Spark In-Memory Persistence and Memory Management must be understood by engineering teams. Spark’s performance advantage over MapReduce is greatest in use cases involving repeated computations. Much of this performance increase is due to Spark’s use of in-memory persistence. Rather than writing to disk between each pass through the data, Spark has the option of keeping the data on the executors loaded into memory. That way, the data on each partition is available in-memory each time it needs to be accessed.

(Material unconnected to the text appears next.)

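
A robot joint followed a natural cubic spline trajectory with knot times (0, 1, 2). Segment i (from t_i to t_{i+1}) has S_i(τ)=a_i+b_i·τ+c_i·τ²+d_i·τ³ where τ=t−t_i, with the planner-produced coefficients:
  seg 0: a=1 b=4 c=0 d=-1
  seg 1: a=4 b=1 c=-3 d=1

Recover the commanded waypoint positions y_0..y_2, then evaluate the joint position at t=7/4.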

Spark offers three options for memory management: in-memory as deserialized data, in-memory as serialized data, and on disk. Each has different space and time advantages:
- In memory as deserialized Java objects
- As serialized data
- On disk
In memory as deserialized Java objects
The most intuitive way to store objects in RDDs is as the original deserialized Java objects that are defined by the driver program. This form of in-memory storage is the fastest since it reduces serialization time; however, it may not be the most memory efficient, since it requires the data to be stored as objects.
As serialized data
Using the standard Java serialization library, Spark objects are converted into streams of bytes as they are moved around the network. This approach may be slower since serialized data is more CPU-intensive to read than deserialized data; however, it is often more memory efficient, since it allows the user to choose a more efficient representation. While Java serialization is more efficient than full objects, Kryo serialization can be even more space efficient.
RDDs, whose partitions are too large to be stored in RAM on each of the executors, can be written to disk. This strategy is obviously slower for repeated computations but can be more fault-tolerant for long sequences of transformations, and maybe the only feasible option for enormous computations.
The persist() function in the RDD class lets the user control how the RDD is stored. By default, persist() stores an RDD as deserialized objects in memory, but the user can pass one of nthe umerous storage options to the persist() function to control how the RDD is stored. We will cover the different options for RDD reuse in “Types of Reuse: Cache, Persist, Checkpoint, Shuffle Files” . When persisting RDDs, the default implementation of RDDs evicts the least recently used partition (called LRU caching) if the space it takes is required to compute or to cache a
new partition. However, you can change this behavior and control Spark’s memory prioritization with the persistencePriority() function in the RDD class.